I am currently trying to fine-tune the facebook/wav2vec-base
model but I am constantly running into memory issues after a few epochs:
File "/home/sfalk/miniconda3/envs/speech/lib/python3.8/site-packages/transformers/models/wav2vec2/modeling_wav2vec2.py", line 631, in forward
hidden_states, attn_weights, _ = self.attention(
File "/home/sfalk/miniconda3/envs/speech/lib/python3.8/site-packages/torch/nn/modules/module.py", line 1102, in _call_impl
return forward_call(*input, **kwargs)
File "/home/sfalk/miniconda3/envs/speech/lib/python3.8/site-packages/transformers/models/wav2vec2/modeling_wav2vec2.py", line 553, in forward
attn_weights = nn.functional.softmax(attn_weights, dim=-1)

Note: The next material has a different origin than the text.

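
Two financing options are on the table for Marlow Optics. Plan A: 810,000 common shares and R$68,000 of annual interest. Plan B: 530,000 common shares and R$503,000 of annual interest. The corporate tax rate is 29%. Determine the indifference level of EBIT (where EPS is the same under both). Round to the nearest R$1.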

File "/home/sfalk/miniconda3/envs/speech/lib/python3.8/site-packages/torch/nn/functional.py", line 1680, in softmax
ret = input.softmax(dim)
RuntimeError: CUDA out of memory. Tried to allocate 4.24 GiB (GPU 0; 10.92 GiB total capacity; 5.63 GiB already allocated; 3.44 GiB free; 6.67 GiB reserved in total by PyTorch) If reserved memory is >> allocated memory try setting max_split_size_mb to avoid fragmentation. See documentation for Memory Management and PYTORCH_CUDA_ALLOC_CONF
I am running this training on 4x GeForce 1080 GTX (11GB VRAM each) using only a batch-size of 1 and no gradient-accumulation whatsoever.
Can I do anything about this? Should I use a smaller model to begin with? If so… what options do I have?